Yaklaşan seçimler var. Kısa bir süre değil belki ama seçim çalışmaları yavaş yavaş hız kazanacak gibi görünüyor. Bu noktada Demokrat Parti'nin Eskişehir hedefi nedir?

Mevcut sistem partileri ile farkımızı elimizden geldiğince anlatacağız. 'Önce Vatan' diyeceğiz. Hedefimize yalan söylemeden, önce vatan diyenlere ulaşmak olacaktır.

Sizden ülkemizin içinde olduğu durumu özetlemenizi istesek, neler söylersiniz?

Yalnız güzel ülkem… İnsanların umudunu ve geleceğini karartmak istemiyorum. Benim de iki tane çocuğum var. Bu ülkede doğdum ve bu ülkede öleceğim. Tek umudum ve geleceğim, ülkem...

Eskişehir'de siyasi rakiplerinize mesajınız olacak mı?

Halk adına halkın parasını harcayanlar… Halk adına, halkın parasını denetlemekle görevli olanlar… Allah'a ve millete hesap vereceğinizi unutmayın! Unutsanız da biz unutturmayacağız.

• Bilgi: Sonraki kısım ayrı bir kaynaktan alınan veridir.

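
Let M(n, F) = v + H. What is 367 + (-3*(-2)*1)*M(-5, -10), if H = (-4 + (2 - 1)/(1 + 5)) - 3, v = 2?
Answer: 338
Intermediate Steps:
H = -41/6 (H = (-4 + 1/6) - 3 = (-4 + 1*(⅙)) - 3 = (-4 + ⅙) - 3 = -23/6 - 3 = -41/6 ≈ -6.8333)
M(n, F) = -29/6 (M(n, F) = 2 - 41/6 = -29/6)
367 + (-3*(-2)*1)*M(-5, -10) = 367 + (-3*(-2)*1)*(-29/6) = 367 + (6*1)*(-29/6) = 367 + 6*(-29/6) = 367 - 29 = 338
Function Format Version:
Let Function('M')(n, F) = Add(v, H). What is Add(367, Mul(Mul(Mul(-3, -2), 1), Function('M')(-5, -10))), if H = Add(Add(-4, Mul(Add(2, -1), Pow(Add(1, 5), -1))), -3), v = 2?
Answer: 338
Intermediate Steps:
H = Rational(-41, 6) (H = Add(Add(-4, Mul(1, Pow(6, -1))), -3) = Add(Add(-4, Mul(1, Rational(1, 6))), -3) = Add(Add(-4, Rational(1, 6)), -3) = Add(Rational(-23, 6), -3) = Rational(-41, 6) ≈ -6.8333)
Function('M')(n, F) = Rational(-29, 6) (Function('M')(n, F) = Add(2, Rational(-41, 6)) = Rational(-29, 6))
Add(367, Mul(Mul(Mul(-3, -2), 1), Function('M')(-5, -10))) = Add(367, Mul(Mul(Mul(-3, -2), 1), Rational(-29, 6))) = Add(367, Mul(Mul(6, 1), Rational(-29, 6))) = Add(367, Mul(6, Rational(-29, 6))) = Add(367, -29) = 338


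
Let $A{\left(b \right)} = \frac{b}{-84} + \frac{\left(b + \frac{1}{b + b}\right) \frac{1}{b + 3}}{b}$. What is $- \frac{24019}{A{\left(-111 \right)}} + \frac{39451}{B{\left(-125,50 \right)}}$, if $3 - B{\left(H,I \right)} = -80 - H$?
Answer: $- \frac{19757627092403}{1026683994} \approx -19244.0$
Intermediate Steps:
$B{\left(H,I \right)} = 83 + H$ ($B{\left(H,I \right)} = 3 - \left(-80 - H\right) = 3 + \left(80 + H\right) = 83 + H$)
$A{\left(b \right)} = - \frac{b}{84} + \frac{b + \frac{1}{2 b}}{b \left(3 + b\right)}$ ($A{\left(b \right)} = b \left(- \frac{1}{84}\right) + \frac{\left(b + \frac{1}{2 b}\right) \frac{1}{3 + b}}{b} = - \frac{b}{84} + \frac{\left(b + \frac{1}{2 b}\right) \frac{1}{3 + b}}{b} = - \frac{b}{84} + \frac{\frac{1}{3 + b} \left(b + \frac{1}{2 b}\right)}{b} = - \frac{b}{84} + \frac{b + \frac{1}{2 b}}{b \left(3 + b\right)}$)
$- \frac{24019}{A{\left(-111 \right)}} + \frac{39451}{B{\left(-125,50 \right)}} = - \frac{24019}{\frac{1}{84} \cdot \frac{1}{12321} \frac{1}{3 - 111} \left(42 - \left(-111\right)^{4} - 3 \left(-111\right)^{3} + 84 \left(-111\right)^{2}\right)} + \frac{39451}{83 - 125} = - \frac{24019}{\frac{1}{84} \cdot \frac{1}{12321} \frac{1}{-108} \left(42 - 151807041 - -4102893 + 84 \cdot 12321\right)} + \frac{39451}{-42} = - \frac{24019}{\frac{1}{84} \cdot \frac{1}{12321} \left(- \frac{1}{108}\right) \left(42 - 151807041 + 4102893 + 1034964\right)} + 39451 \left(- \frac{1}{42}\right) = - \frac{24019}{\frac{1}{84} \cdot \frac{1}{12321} \left(- \frac{1}{108}\right) \left(-146669142\right)} - \frac{39451}{42} = - \frac{24019}{\frac{24444857}{18629352}} - \frac{39451}{42} = \left(-24019\right) \frac{18629352}{24444857} - \frac{39451}{42} = - \frac{447458405688}{24444857} - \frac{39451}{42} = - \frac{19757627092403}{1026683994}$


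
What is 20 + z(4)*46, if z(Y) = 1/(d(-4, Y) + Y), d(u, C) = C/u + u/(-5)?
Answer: 610/19 ≈ 32.105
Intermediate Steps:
d(u, C) = -u/5 + C/u (d(u, C) = C/u + u*(-⅕) = C/u - u/5 = -u/5 + C/u)
z(Y) = 1/(⅘ + 3*Y/4) (z(Y) = 1/((-⅕*(-4) + Y/(-4)) + Y) = 1/((⅘ + Y*(-¼)) + Y) = 1/((⅘ - Y/4) + Y) = 1/(⅘ + 3*Y/4))
20 + z(4)*46 = 20 + (20/(16 + 15*4))*46 = 20 + (20/(16 + 60))*46 = 20 + (20/76)*46 = 20 + (20*(1/76))*46 = 20 + (5/19)*46 = 20 + 230/19 = 610/19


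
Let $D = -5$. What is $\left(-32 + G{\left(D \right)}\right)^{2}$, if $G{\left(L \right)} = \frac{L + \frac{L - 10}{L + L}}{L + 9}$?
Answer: $\frac{69169}{64} \approx 1080.8$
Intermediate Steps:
$G{\left(L \right)} = \frac{L + \frac{-10 + L}{2 L}}{9 + L}$
$\left(-32 + G{\left(D \right)}\right)^{2} = \left(-32 + \frac{-5 + \left(-5\right)^{2} + \frac{1}{2} \left(-5\right)}{\left(-5\right) \left(9 - 5\right)}\right)^{2} = \left(-32 - \frac{-5 + 25 - \frac{5}{2}}{5 \cdot 4}\right)^{2} = \left(-32 - \frac{1}{20} \cdot \frac{35}{2}\right)^{2} = \left(-32 - \frac{7}{8}\right)^{2} = \left(- \frac{263}{8}\right)^{2} = \frac{69169}{64}$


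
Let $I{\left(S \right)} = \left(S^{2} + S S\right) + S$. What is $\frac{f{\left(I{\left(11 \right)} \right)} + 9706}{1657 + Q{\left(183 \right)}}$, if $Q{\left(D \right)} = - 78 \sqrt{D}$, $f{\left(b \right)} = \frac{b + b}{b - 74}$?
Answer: $\frac{2879667160}{292177583} + \frac{135554640 \sqrt{183}}{292177583} \approx 16.132$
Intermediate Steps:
$I{\left(S \right)} = S + 2 S^{2}$ ($I{\left(S \right)} = \left(S^{2} + S^{2}\right) + S = 2 S^{2} + S = S + 2 S^{2}$)
$f{\left(b \right)} = \frac{2 b}{-74 + b}$
$\frac{f{\left(I{\left(11 \right)} \right)} + 9706}{1657 + Q{\left(183 \right)}} = \frac{\frac{2 \cdot 11 \left(1 + 2 \cdot 11\right)}{-74 + 11 \left(1 + 2 \cdot 11\right)} + 9706}{1657 - 78 \sqrt{183}} = \frac{\frac{2 \cdot 11 \left(1 + 22\right)}{-74 + 11 \left(1 + 22\right)} + 9706}{1657 - 78 \sqrt{183}} = \frac{\frac{2 \cdot 11 \cdot 23}{-74 + 11 \cdot 23} + 9706}{1657 - 78 \sqrt{183}} = \frac{2 \cdot 253 \frac{1}{-74 + 253} + 9706}{1657 - 78 \sqrt{183}} = \frac{2 \cdot 253 \cdot \frac{1}{179} + 9706}{1657 - 78 \sqrt{183}} = \frac{\frac{506}{179} + 9706}{1657 - 78 \sqrt{183}} = \frac{1737880}{179 \left(1657 - 78 \sqrt{183}\right)}$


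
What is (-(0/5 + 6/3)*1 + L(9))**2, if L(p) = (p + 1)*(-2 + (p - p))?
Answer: 484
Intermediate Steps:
L(p) = -2 - 2*p (L(p) = (1 + p)*(-2 + 0) = (1 + p)*(-2) = -2 - 2*p)
(-(0/5 + 6/3)*1 + L(9))**2 = (-(0/5 + 6/3)*1 + (-2 - 2*9))**2 = (-(0*(1/5) + 6*(1/3))*1 + (-2 - 18))**2 = (-(0 + 2)*1 - 20)**2 = (-1*2*1 - 20)**2 = (-2*1 - 20)**2 = (-2 - 20)**2 = (-22)**2 = 484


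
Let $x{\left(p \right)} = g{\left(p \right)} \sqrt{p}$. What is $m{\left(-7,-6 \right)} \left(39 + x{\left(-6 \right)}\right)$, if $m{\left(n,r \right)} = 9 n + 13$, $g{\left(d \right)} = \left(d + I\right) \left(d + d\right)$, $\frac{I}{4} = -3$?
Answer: $-1950 - 10800 i \sqrt{6} \approx -1950.0 - 26455.0 i$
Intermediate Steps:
$I = -12$ ($I = 4 \left(-3\right) = -12$)
$g{\left(d \right)} = 2 d \left(-12 + d\right)$ ($g{\left(d \right)} = \left(d - 12\right) \left(d + d\right) = \left(-12 + d\right) 2 d = 2 d \left(-12 + d\right)$)
$x{\left(p \right)} = 2 p^{\frac{3}{2}} \left(-12 + p\right)$ ($x{\left(p \right)} = 2 p \left(-12 + p\right) \sqrt{p} = 2 p^{\frac{3}{2}} \left(-12 + p\right)$)
$m{\left(n,r \right)} = 13 + 9 n$
$m{\left(-7,-6 \right)} \left(39 + x{\left(-6 \right)}\right) = \left(13 + 9 \left(-7\right)\right) \left(39 + 2 \left(-6\right)^{\frac{3}{2}} \left(-12 - 6\right)\right) = \left(13 - 63\right) \left(39 + 2 \left(- 6 i \sqrt{6}\right) \left(-18\right)\right) = - 50 \left(39 + 216 i \sqrt{6}\right) = -1950 - 10800 i \sqrt{6}$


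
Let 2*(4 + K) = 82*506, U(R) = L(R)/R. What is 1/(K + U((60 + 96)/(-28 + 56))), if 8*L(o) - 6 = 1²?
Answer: 312/6471553 ≈ 4.8211e-5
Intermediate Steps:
L(o) = 7/8 (L(o) = ¾ + (⅛)*1² = ¾ + (⅛)*1 = ¾ + ⅛ = 7/8)
U(R) = 7/(8*R)
K = 20742 (K = -4 + (82*506)/2 = -4 + (½)*41492 = -4 + 20746 = 20742)
1/(K + U((60 + 96)/(-28 + 56))) = 1/(20742 + 7/(8*(((60 + 96)/(-28 + 56))))) = 1/(20742 + 7/(8*((156/28)))) = 1/(20742 + 7/(8*((156*(1/28))))) = 1/(20742 + 7/(8*(39/7))) = 1/(20742 + (7/8)*(7/39)) = 1/(20742 + 49/312) = 1/(6471553/312) = 312/6471553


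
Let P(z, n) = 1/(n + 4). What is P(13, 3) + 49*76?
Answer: 26069/7 ≈ 3724.1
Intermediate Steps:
P(z, n) = 1/(4 + n)
P(13, 3) + 49*76 = 1/(4 + 3) + 49*76 = 1/7 + 3724 = 26069/7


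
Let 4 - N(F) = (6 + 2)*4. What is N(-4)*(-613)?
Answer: 17164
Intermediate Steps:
N(F) = -28 (N(F) = 4 - (6 + 2)*4 = 4 - 8*4 = 4 - 1*32 = 4 - 32 = -28)
N(-4)*(-613) = -28*(-613) = 17164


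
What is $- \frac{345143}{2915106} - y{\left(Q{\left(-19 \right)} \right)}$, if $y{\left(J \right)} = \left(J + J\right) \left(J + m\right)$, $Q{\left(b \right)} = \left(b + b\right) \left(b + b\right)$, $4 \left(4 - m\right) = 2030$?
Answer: $- \frac{7917906318527}{2915106} \approx -2.7162 \cdot 10^{6}$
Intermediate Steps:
$m = - \frac{1007}{2}$ ($m = 4 - \frac{1015}{2} = - \frac{1007}{2} \approx -503.5$)
$Q{\left(b \right)} = 4 b^{2}$ ($Q{\left(b \right)} = 2 b 2 b = 4 b^{2}$)
$y{\left(J \right)} = 2 J \left(- \frac{1007}{2} + J\right)$ ($y{\left(J \right)} = \left(J + J\right) \left(J - \frac{1007}{2}\right) = 2 J \left(- \frac{1007}{2} + J\right)$)
$- \frac{345143}{2915106} - y{\left(Q{\left(-19 \right)} \right)} = - \frac{345143}{2915106} - 4 \left(-19\right)^{2} \left(-1007 + 2 \cdot 4 \left(-19\right)^{2}\right) = \left(-345143\right) \frac{1}{2915106} - 4 \cdot 361 \left(-1007 + 2 \cdot 4 \cdot 361\right) = - \frac{345143}{2915106} - 1444 \left(-1007 + 2 \cdot 1444\right) = - \frac{345143}{2915106} - 1444 \left(-1007 + 2888\right) = - \frac{345143}{2915106} - 1444 \cdot 1881 = - \frac{345143}{2915106} - 2716164 = - \frac{7917906318527}{2915106}$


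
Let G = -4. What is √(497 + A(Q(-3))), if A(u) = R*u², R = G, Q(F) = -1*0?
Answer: √497 ≈ 22.293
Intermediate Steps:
Q(F) = 0
R = -4
A(u) = -4*u²
√(497 + A(Q(-3))) = √(497 - 4*0²) = √(497 - 4*0) = √(497 + 0) = √497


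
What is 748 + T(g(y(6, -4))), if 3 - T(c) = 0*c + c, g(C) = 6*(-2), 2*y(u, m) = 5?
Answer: 763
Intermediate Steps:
y(u, m) = 5/2 (y(u, m) = (½)*5 = 5/2)
g(C) = -12
T(c) = 3 - c (T(c) = 3 - (0*c + c) = 3 - (0 + c) = 3 - c)
748 + T(g(y(6, -4))) = 748 + (3 - 1*(-12)) = 748 + (3 + 12) = 748 + 15 = 763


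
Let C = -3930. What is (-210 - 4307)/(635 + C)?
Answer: 4517/3295 ≈ 1.3709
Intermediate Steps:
(-210 - 4307)/(635 + C) = (-210 - 4307)/(635 - 3930) = -4517/(-3295) = -4517*(-1/3295) = 4517/3295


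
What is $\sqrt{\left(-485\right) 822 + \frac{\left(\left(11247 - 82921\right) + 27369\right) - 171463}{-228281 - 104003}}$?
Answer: $\frac{2 i \sqrt{687783470824897}}{83071} \approx 631.4 i$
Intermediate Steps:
$\sqrt{\left(-485\right) 822 + \frac{\left(\left(11247 - 82921\right) + 27369\right) - 171463}{-228281 - 104003}} = \sqrt{-398670 + \frac{\left(-71674 + 27369\right) - 171463}{-332284}} = \sqrt{-398670 + \left(-44305 - 171463\right) \left(- \frac{1}{332284}\right)} = \sqrt{-398670 - - \frac{53942}{83071}} = \sqrt{-398670 + \frac{53942}{83071}} = \sqrt{- \frac{33117861628}{83071}} = \frac{2 i \sqrt{687783470824897}}{83071}$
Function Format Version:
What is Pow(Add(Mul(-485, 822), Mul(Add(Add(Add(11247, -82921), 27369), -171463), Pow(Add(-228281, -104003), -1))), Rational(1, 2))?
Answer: Mul(Rational(2, 83071), I, Pow(687783470824897, Rational(1, 2))) ≈ Mul(631.40, I)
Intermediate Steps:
Pow(Add(Mul(-485, 822), Mul(Add(Add(Add(11247, -82921), 27369), -171463), Pow(Add(-228281, -104003), -1))), Rational(1, 2)) = Pow(Add(-398670, Mul(Add(Add(-71674, 27369), -171463), Pow(-332284, -1))), Rational(1, 2)) = Pow(Add(-398670, Mul(Add(-44305, -171463), Rational(-1, 332284))), Rational(1, 2)) = Pow(Add(-398670, Mul(-215768, Rational(-1, 332284))), Rational(1, 2)) = Pow(Add(-398670, Rational(53942, 83071)), Rational(1, 2)) = Pow(Rational(-33117861628, 83071), Rational(1, 2)) = Mul(Rational(2, 83071), I, Pow(687783470824897, Rational(1, 2)))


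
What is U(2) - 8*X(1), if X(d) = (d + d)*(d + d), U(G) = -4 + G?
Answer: -34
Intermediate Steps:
X(d) = 4*d² (X(d) = (2*d)*(2*d) = 4*d²)
U(2) - 8*X(1) = (-4 + 2) - 32*1² = -2 - 32 = -34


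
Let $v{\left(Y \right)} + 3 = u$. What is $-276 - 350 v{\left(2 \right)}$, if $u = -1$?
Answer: $1124$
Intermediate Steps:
$v{\left(Y \right)} = -4$ ($v{\left(Y \right)} = -3 - 1 = -4$)
$-276 - 350 v{\left(2 \right)} = -276 - -1400 = -276 + 1400 = 1124$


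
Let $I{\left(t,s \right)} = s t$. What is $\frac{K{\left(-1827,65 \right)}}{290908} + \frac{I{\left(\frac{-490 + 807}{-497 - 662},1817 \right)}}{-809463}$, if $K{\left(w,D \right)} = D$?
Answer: $\frac{228540703117}{272920465126236} \approx 0.00083739$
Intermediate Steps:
$\frac{K{\left(-1827,65 \right)}}{290908} + \frac{I{\left(\frac{-490 + 807}{-497 - 662},1817 \right)}}{-809463} = \frac{65}{290908} + \frac{1817 \frac{-490 + 807}{-497 - 662}}{-809463} = 65 \cdot \frac{1}{290908} + 1817 \frac{317}{-1159} \left(- \frac{1}{809463}\right) = \frac{65}{290908} + 1817 \cdot 317 \left(- \frac{1}{1159}\right) \left(- \frac{1}{809463}\right) = \frac{65}{290908} + 1817 \left(- \frac{317}{1159}\right) \left(- \frac{1}{809463}\right) = \frac{65}{290908} - - \frac{575989}{938167617} = \frac{65}{290908} + \frac{575989}{938167617} = \frac{228540703117}{272920465126236}$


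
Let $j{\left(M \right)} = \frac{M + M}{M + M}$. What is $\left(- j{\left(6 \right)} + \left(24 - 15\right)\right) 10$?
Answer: $80$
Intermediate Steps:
$j{\left(M \right)} = 1$ ($j{\left(M \right)} = \frac{2 M}{2 M} = 2 M \frac{1}{2 M} = 1$)
$\left(- j{\left(6 \right)} + \left(24 - 15\right)\right) 10 = \left(\left(-1\right) 1 + \left(24 - 15\right)\right) 10 = \left(-1 + 9\right) 10 = 8 \cdot 10 = 80$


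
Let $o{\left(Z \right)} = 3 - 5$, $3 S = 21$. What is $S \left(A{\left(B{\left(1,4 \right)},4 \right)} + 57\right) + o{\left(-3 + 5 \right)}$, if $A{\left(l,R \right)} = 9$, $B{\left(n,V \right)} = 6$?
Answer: $460$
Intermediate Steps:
$S = 7$ ($S = \frac{1}{3} \cdot 21 = 7$)
$o{\left(Z \right)} = -2$ ($o{\left(Z \right)} = 3 - 5 = -2$)
$S \left(A{\left(B{\left(1,4 \right)},4 \right)} + 57\right) + o{\left(-3 + 5 \right)} = 7 \left(9 + 57\right) - 2 = 7 \cdot 66 - 2 = 462 - 2 = 460$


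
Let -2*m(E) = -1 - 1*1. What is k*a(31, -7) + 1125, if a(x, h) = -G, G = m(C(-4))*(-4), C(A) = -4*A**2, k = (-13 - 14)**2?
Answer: 4041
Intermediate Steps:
k = 729 (k = (-27)**2 = 729)
m(E) = 1 (m(E) = -(-1 - 1*1)/2 = -(-1 - 1)/2 = -1/2*(-2) = 1)
G = -4 (G = 1*(-4) = -4)
a(x, h) = 4 (a(x, h) = -1*(-4) = 4)
k*a(31, -7) + 1125 = 729*4 + 1125 = 2916 + 1125 = 4041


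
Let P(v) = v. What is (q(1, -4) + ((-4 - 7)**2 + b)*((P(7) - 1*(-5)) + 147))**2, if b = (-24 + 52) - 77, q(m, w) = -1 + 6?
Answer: 131171209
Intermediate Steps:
q(m, w) = 5
b = -49 (b = 28 - 77 = -49)
(q(1, -4) + ((-4 - 7)**2 + b)*((P(7) - 1*(-5)) + 147))**2 = (5 + ((-4 - 7)**2 - 49)*((7 - 1*(-5)) + 147))**2 = (5 + ((-11)**2 - 49)*((7 + 5) + 147))**2 = (5 + (121 - 49)*(12 + 147))**2 = (5 + 72*159)**2 = (5 + 11448)**2 = 11453**2 = 131171209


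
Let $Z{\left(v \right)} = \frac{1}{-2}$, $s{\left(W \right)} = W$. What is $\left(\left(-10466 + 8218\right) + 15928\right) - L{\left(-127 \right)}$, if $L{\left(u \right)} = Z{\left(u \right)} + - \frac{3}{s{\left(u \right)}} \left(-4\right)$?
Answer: $\frac{3474871}{254} \approx 13681.0$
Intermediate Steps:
$Z{\left(v \right)} = - \frac{1}{2}$
$L{\left(u \right)} = - \frac{1}{2} + \frac{12}{u}$ ($L{\left(u \right)} = - \frac{1}{2} + - \frac{3}{u} \left(-4\right) = - \frac{1}{2} + \frac{12}{u}$)
$\left(\left(-10466 + 8218\right) + 15928\right) - L{\left(-127 \right)} = \left(\left(-10466 + 8218\right) + 15928\right) - \frac{24 - -127}{2 \left(-127\right)} = \left(-2248 + 15928\right) - \frac{1}{2} \left(- \frac{1}{127}\right) \left(24 + 127\right) = 13680 - \frac{1}{2} \left(- \frac{1}{127}\right) 151 = 13680 - - \frac{151}{254} = 13680 + \frac{151}{254} = \frac{3474871}{254}$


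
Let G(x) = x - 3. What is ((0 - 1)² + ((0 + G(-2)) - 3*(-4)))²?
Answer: 64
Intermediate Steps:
G(x) = -3 + x
((0 - 1)² + ((0 + G(-2)) - 3*(-4)))² = ((0 - 1)² + ((0 + (-3 - 2)) - 3*(-4)))² = ((-1)² + ((0 - 5) + 12))² = (1 + (-5 + 12))² = (1 + 7)² = 8² = 64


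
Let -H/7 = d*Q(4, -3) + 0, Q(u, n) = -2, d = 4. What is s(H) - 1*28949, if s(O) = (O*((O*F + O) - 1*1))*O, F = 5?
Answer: 1021611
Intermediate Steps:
H = 56 (H = -7*(4*(-2) + 0) = -7*(-8 + 0) = -7*(-8) = 56)
s(O) = O²*(-1 + 6*O) (s(O) = (O*((O*5 + O) - 1*1))*O = (O*((5*O + O) - 1))*O = (O*(6*O - 1))*O = (O*(-1 + 6*O))*O = O²*(-1 + 6*O))
s(H) - 1*28949 = 56²*(-1 + 6*56) - 1*28949 = 3136*(-1 + 336) - 28949 = 3136*335 - 28949 = 1050560 - 28949 = 1021611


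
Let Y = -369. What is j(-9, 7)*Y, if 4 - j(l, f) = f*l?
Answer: -24723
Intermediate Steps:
j(l, f) = 4 - f*l
j(-9, 7)*Y = (4 - 1*7*(-9))*(-369) = (4 + 63)*(-369) = 67*(-369) = -24723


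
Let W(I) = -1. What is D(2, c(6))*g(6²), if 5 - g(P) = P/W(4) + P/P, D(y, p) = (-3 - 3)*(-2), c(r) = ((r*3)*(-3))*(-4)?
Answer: 480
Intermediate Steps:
c(r) = 36*r (c(r) = ((3*r)*(-3))*(-4) = -9*r*(-4) = 36*r)
D(y, p) = 12 (D(y, p) = -6*(-2) = 12)
g(P) = 4 + P (g(P) = 5 - (P/(-1) + P/P) = 5 - (P*(-1) + 1) = 5 - (-P + 1) = 5 - (1 - P) = 5 + (-1 + P) = 4 + P)
D(2, c(6))*g(6²) = 12*(4 + 6²) = 12*(4 + 36) = 12*40 = 480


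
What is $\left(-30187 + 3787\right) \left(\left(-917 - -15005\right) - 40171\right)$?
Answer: $688591200$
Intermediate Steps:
$\left(-30187 + 3787\right) \left(\left(-917 - -15005\right) - 40171\right) = - 26400 \left(\left(-917 + 15005\right) - 40171\right) = - 26400 \left(14088 - 40171\right) = \left(-26400\right) \left(-26083\right) = 688591200$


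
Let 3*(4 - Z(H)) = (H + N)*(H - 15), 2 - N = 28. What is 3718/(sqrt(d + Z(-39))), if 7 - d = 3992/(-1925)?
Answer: -18590*I*sqrt(171485391)/2227083 ≈ -109.31*I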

Peki, Eskişehirlilere neler söylemek istersiniz? Ne için size, partinize oy vermeliler mesela?

Kimsesi olmayan, yanaşma olmayacak kadar şerefli olan, iş bekleyen, adalet bekleyen, önce vatan diyen, evladının geleceğini düşünen, büyük Türkiye diyen, birlik, bütünlük ve huzur isteyen herkes Demokrat Parti'ye oy vermeli.